Although becoming an adult is a huge change, it can lead to many new life experiences.

Lauren Schindler , Staff Writer

It’s your 18th birthday: the day you officially become an adult. Now you can vote, buy a house, or even change your name. This is the age that most teens look forward to their whole life— I know I did. Although becoming an adult comes with some amazing new life experiences and opportunities, it’s a lot harder than it may seem.

I turned eighteen a few weeks ago, and don’t get me wrong, it was amazing. But it’s not exactly what you might think. Although I technically became an adult the minute it became midnight, I didn’t feel any different.

It wasn’t until I went to the doctor a few days later when I noticed some changes. I was expected to know the answers to all the medical questions the doctor and nurses were asking me, but to my surprise, I couldn’t answer simple things, like my social security number or my immunization status or what my insurance was (mom had that, of course).

I didn’t realize how hard becoming an adult was going to be. It felt like everyone expected me to know everything and have my whole life figured out the day I turned eighteen. Almost everytime I go somewhere, and someone finds out that I’m eighteen, the first thing they ask me is: What do I want to do in the future? Where do I want to go to college? What do I want to study?
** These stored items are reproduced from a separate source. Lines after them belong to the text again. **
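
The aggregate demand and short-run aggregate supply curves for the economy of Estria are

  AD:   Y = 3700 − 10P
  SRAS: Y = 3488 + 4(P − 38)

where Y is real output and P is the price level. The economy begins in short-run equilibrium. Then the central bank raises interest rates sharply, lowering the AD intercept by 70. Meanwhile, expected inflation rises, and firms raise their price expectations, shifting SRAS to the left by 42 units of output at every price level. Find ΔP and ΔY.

ΔP = -2, ΔY = -50

After both shocks: AD is Y = 3630 − 10P and SRAS is Y = 3294 + 4P.
Setting them equal: 336 = 14P, so P = 24.
Y = 3630 − 10·24 = 3390.
Initially P = 26, Y = 3440, so ΔP = -2 and ΔY = -50.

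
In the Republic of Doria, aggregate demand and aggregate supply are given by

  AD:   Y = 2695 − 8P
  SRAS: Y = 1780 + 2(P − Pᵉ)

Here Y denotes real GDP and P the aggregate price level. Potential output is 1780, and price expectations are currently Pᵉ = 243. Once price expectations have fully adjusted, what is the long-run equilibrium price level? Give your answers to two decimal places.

Long-run P = 114.38

Short run: with Pᵉ = 243, SRAS is Y = 1294 + 2P. Setting AD = SRAS gives 1401 = 10P, so P = 140.10 and Y = 2695 − 8P = 1574.20.
Output 1574.20 is below potential 1780, so over time expected prices fall and SRAS shifts right until Y returns to 1780.
Long run: Y = 1780 on the AD curve gives 1780 = 2695 − 8P, so P = 114.38.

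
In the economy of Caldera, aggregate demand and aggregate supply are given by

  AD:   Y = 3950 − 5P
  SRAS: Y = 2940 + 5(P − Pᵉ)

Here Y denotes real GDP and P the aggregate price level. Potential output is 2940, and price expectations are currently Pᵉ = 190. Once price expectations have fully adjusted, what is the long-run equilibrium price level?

Long-run P = 202

Short run: with Pᵉ = 190, SRAS is Y = 1990 + 5P. Setting AD = SRAS gives 1960 = 10P, so P = 196 and Y = 3950 − 5·196 = 2970.
Output 2970 is above potential 2940, so over time expected prices rise and SRAS shifts left until Y returns to 2940.
Long run: Y = 2940 on the AD curve gives 2940 = 3950 − 5P, so P = 202.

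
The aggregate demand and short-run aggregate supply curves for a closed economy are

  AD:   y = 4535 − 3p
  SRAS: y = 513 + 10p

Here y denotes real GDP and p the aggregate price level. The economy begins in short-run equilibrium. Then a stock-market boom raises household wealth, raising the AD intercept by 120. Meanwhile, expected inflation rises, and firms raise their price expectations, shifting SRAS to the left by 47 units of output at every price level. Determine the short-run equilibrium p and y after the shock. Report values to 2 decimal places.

p = 322.23, y = 3688.31

After both shocks: AD is y = 4655 − 3p and SRAS is y = 466 + 10p.
Setting them equal: 4189 = 13p, so p = 322.23.
Substituting into AD, y = 3688.31.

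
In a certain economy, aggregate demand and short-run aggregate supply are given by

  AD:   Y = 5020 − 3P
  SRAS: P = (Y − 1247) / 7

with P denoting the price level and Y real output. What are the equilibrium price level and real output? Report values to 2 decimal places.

P = 377.30, Y = 3888.10

Rearrange SRAS to Y = 1247 + 7P.
Set AD = SRAS: 5020 − 3P = 1247 + 7P, so 3773 = 10P and P = 377.30.
Substituting into AD, Y = 5020 − 3P = 3888.10.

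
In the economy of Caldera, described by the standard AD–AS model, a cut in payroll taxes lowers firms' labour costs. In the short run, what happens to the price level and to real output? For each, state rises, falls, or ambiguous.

Price level: falls; output: rises

This is a favourable supply shock: SRAS shifts right.
Moving along the downward-sloping AD curve, P falls and Y rises.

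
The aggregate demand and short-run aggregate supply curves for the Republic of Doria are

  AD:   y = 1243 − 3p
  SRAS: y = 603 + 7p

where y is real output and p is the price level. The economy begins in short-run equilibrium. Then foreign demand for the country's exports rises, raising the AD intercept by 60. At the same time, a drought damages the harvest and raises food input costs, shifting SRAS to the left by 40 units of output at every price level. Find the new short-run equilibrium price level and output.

After both shocks: AD is y = 1303 − 3p and SRAS is y = 563 + 7p.
Setting them equal: 740 = 10p, so p = 74.
y = 1303 − 3·74 = 1081.

p = 74, y = 1081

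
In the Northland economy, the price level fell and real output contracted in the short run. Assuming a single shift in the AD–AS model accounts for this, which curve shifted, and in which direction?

AD shifted left

P fell and Y fell. An AD shift moves P and Y in the same direction; an SRAS shift moves them in opposite directions.
Here P and Y moved in the same direction, so the AD curve shifted.
Since Y fell, AD shifted left.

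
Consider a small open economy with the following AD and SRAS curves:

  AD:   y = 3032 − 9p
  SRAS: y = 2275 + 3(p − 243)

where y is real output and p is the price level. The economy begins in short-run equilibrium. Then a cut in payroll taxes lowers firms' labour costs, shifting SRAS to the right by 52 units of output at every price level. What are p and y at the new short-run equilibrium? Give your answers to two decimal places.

p = 119.50, y = 1956.50

This is a positive supply shock: SRAS shifts right.
New SRAS: y = 1598 + 3p.
Set AD = SRAS: 3032 − 9p = 1598 + 3p, so 1434 = 12p and p = 119.50.
Substituting into AD, y = 1956.50.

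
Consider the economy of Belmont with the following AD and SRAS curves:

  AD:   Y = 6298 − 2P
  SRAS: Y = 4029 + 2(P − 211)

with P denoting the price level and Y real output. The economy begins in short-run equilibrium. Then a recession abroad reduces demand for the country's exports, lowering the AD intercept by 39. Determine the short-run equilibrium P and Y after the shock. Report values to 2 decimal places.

P = 663.00, Y = 4933.00

This is a negative demand shock: AD shifts left.
New AD: Y = 6259 − 2P.
SRAS can be written Y = 3607 + 2P.
Set AD = SRAS: 6259 − 2P = 3607 + 2P, so 2652 = 4P and P = 663.00.
Substituting into AD, Y = 4933.00.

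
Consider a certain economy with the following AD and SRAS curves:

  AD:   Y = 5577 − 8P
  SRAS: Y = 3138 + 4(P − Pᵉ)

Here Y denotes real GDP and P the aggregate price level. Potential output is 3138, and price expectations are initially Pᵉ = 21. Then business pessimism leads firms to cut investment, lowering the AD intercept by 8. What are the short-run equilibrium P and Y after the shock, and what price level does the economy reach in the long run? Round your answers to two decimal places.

Short run: P = 209.58, Y = 3892.33. Long run: P = 303.88.

AD shifts left: new AD is Y = 5569 − 8P. With Pᵉ = 21, SRAS is Y = 3054 + 4P.
Short run: 5569 − 8P = 3054 + 4P gives 2515 = 12P, so P = 209.58 and Y = 5569 − 8P = 3892.33.
Y = 3892.33 is above potential 3138; expectations adjust and SRAS shifts left until Y = 3138.
Long run: on the new AD curve, 3138 = 5569 − 8P gives P = 303.88.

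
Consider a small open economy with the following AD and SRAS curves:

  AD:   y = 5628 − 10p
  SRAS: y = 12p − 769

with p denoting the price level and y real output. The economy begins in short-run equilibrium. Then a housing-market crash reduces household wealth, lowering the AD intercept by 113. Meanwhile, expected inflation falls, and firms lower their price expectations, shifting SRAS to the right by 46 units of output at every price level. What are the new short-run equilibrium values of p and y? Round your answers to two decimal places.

p = 283.55, y = 2679.55

After both shocks: AD is y = 5515 − 10p and SRAS is y = 12p − 723.
Setting them equal: 6238 = 22p, so p = 283.55.
Substituting into AD, y = 2679.55.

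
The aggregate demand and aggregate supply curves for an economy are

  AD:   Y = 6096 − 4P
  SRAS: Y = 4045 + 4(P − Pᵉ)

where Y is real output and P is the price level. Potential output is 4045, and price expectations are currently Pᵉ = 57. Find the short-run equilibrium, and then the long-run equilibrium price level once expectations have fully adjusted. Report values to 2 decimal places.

Short run: with Pᵉ = 57, SRAS is Y = 3817 + 4P. Setting AD = SRAS gives 2279 = 8P, so P = 284.88 and Y = 6096 − 4P = 4956.50.
Output 4956.50 is above potential 4045, so over time expected prices rise and SRAS shifts left until Y returns to 4045.
Long run: Y = 4045 on the AD curve gives 4045 = 6096 − 4P, so P = 512.75.

Short run: P = 284.88, Y = 4956.50. Long run: P = 512.75.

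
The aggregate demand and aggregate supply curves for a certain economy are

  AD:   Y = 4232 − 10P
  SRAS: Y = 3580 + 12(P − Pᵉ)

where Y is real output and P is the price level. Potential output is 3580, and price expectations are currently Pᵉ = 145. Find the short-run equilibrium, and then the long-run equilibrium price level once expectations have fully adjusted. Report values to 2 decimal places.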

I never know how to answer this. Just thinking about how the choices and decisions that I have to make within the next few months makes me stressed out. What I choose to study and where I go to college will determine my career, and where I live and work for the rest of my life, and who I will be as a person, ultimately. It’s huge!
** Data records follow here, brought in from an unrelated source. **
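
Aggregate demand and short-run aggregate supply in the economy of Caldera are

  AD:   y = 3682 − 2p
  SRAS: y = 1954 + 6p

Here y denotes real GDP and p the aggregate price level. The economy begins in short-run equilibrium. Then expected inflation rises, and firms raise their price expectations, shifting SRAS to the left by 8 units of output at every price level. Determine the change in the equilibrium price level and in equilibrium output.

Δp = +1, Δy = -2

This is a negative supply shock: SRAS shifts left.
New SRAS: y = 1946 + 6p.
Set AD = SRAS: 3682 − 2p = 1946 + 6p, so 1736 = 8p and p = 217.
y = 3682 − 2·217 = 3248.
Initially p = 216, y = 3250, so Δp = +1 and Δy = -2.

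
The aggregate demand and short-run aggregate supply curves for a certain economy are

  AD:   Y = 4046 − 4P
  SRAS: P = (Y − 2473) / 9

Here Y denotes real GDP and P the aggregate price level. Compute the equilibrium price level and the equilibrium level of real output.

P = 121, Y = 3562

Rearrange SRAS to Y = 2473 + 9P.
Set AD = SRAS: 4046 − 4P = 2473 + 9P, so 1573 = 13P and P = 121.
Then Y = 4046 − 4·121 = 3562.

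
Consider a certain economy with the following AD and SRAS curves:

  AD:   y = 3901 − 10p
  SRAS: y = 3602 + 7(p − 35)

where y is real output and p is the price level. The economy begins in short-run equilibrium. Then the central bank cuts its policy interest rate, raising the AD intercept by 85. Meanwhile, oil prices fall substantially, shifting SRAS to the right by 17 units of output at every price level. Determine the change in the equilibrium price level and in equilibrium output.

After both shocks: AD is y = 3986 − 10p and SRAS is y = 3374 + 7p.
Setting them equal: 612 = 17p, so p = 36.
y = 3986 − 10·36 = 3626.
Initially p = 32, y = 3581, so Δp = +4 and Δy = +45.

Δp = +4, Δy = +45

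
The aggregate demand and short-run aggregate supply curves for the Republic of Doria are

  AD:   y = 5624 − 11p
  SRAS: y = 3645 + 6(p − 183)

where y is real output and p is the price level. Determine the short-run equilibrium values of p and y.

Write SRAS as y = 3645 + 6p − 1098 = 2547 + 6p.
Set AD = SRAS: 5624 − 11p = 2547 + 6p, so 3077 = 17p and p = 181.
Then y = 5624 − 11·181 = 3633.

p = 181, y = 3633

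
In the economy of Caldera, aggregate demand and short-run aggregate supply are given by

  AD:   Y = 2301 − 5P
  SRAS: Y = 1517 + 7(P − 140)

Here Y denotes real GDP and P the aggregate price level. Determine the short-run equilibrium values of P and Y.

Write SRAS as Y = 1517 + 7P − 980 = 537 + 7P.
Set AD = SRAS: 2301 − 5P = 537 + 7P, so 1764 = 12P and P = 147.
Then Y = 2301 − 5·147 = 1566.

P = 147, Y = 1566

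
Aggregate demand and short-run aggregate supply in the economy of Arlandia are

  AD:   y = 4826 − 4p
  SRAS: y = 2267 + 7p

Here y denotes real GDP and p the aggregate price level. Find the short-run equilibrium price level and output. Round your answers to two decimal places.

p = 232.64, y = 3895.45

Set AD = SRAS: 4826 − 4p = 2267 + 7p, so 2559 = 11p and p = 232.64.
Substituting into AD, y = 4826 − 4p = 3895.45.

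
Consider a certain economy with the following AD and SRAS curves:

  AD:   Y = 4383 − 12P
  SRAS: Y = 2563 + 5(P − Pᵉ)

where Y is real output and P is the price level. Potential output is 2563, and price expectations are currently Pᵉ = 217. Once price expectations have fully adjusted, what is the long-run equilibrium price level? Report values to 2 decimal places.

Long-run P = 151.67

Short run: with Pᵉ = 217, SRAS is Y = 1478 + 5P. Setting AD = SRAS gives 2905 = 17P, so P = 170.88 and Y = 4383 − 12P = 2332.41.
Output 2332.41 is below potential 2563, so over time expected prices fall and SRAS shifts right until Y returns to 2563.
Long run: Y = 2563 on the AD curve gives 2563 = 4383 − 12P, so P = 151.67.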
After adulting for just a few weeks, I’ve already noticed many big changes in my life. For example, I have to carry my ID with me everywhere, I have to fill out all my own paperwork, and I can technically make all my own medical decisions. Just the other day, I received my voter ID in the mail, which means I can now vote in future elections.
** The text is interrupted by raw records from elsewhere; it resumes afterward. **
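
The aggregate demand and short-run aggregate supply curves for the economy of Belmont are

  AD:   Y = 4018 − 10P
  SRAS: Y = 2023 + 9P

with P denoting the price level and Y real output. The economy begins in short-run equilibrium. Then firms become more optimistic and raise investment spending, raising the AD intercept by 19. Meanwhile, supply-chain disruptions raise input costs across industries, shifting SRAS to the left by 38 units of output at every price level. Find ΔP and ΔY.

ΔP = +3, ΔY = -11

After both shocks: AD is Y = 4037 − 10P and SRAS is Y = 1985 + 9P.
Setting them equal: 2052 = 19P, so P = 108.
Y = 4037 − 10·108 = 2957.
Initially P = 105, Y = 2968, so ΔP = +3 and ΔY = -11.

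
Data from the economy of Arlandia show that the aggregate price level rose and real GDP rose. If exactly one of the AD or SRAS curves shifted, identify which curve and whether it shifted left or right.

P rose and Y rose. An AD shift moves P and Y in the same direction; an SRAS shift moves them in opposite directions.
Here P and Y moved in the same direction, so the AD curve shifted.
Since Y rose, AD shifted right.

AD shifted right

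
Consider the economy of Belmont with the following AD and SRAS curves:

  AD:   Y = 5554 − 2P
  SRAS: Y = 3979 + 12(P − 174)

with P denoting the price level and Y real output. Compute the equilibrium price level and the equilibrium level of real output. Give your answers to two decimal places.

P = 261.64, Y = 5030.71

Write SRAS as Y = 3979 + 12P − 2088 = 1891 + 12P.
Set AD = SRAS: 5554 − 2P = 1891 + 12P, so 3663 = 14P and P = 261.64.
Substituting into AD, Y = 5554 − 2P = 5030.71.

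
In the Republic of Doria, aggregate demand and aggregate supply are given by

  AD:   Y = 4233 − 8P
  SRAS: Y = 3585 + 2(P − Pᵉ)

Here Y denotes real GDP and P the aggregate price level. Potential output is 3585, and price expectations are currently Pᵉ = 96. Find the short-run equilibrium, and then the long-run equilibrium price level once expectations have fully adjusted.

Short run: P = 84, Y = 3561. Long run: P = 81.

Short run: with Pᵉ = 96, SRAS is Y = 3393 + 2P. Setting AD = SRAS gives 840 = 10P, so P = 84 and Y = 4233 − 8·84 = 3561.
Output 3561 is below potential 3585, so over time expected prices fall and SRAS shifts right until Y returns to 3585.
Long run: Y = 3585 on the AD curve gives 3585 = 4233 − 8P, so P = 81.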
It still seems crazy to me that I have the opportunity to vote on issues that can impact those in my community, but being able to vote is probably what I’m looking forward to the most in my new status as an adult.

I recently opened up my own checking account and learned how to balance my own checkbook. This made me realize the importance of saving and spending money wisely, especially since I need to be able to depend on myself in the future. I am also looking forward to buying my own car in the future with my own money and even adopting my own dog or cat.

The biggest piece of advice I would give to someone who’s about to turn eighteen is that even though you are now an adult, it’s fine to not know everything. Although you may feel like you should be independent, it’s okay to still ask for help. I ask my parents for help almost everyday. The truth is, you don’t need to have your whole life figured out just yet. Although it may seem like others around me know exactly what they are doing, I have learned that it’s okay to not always know.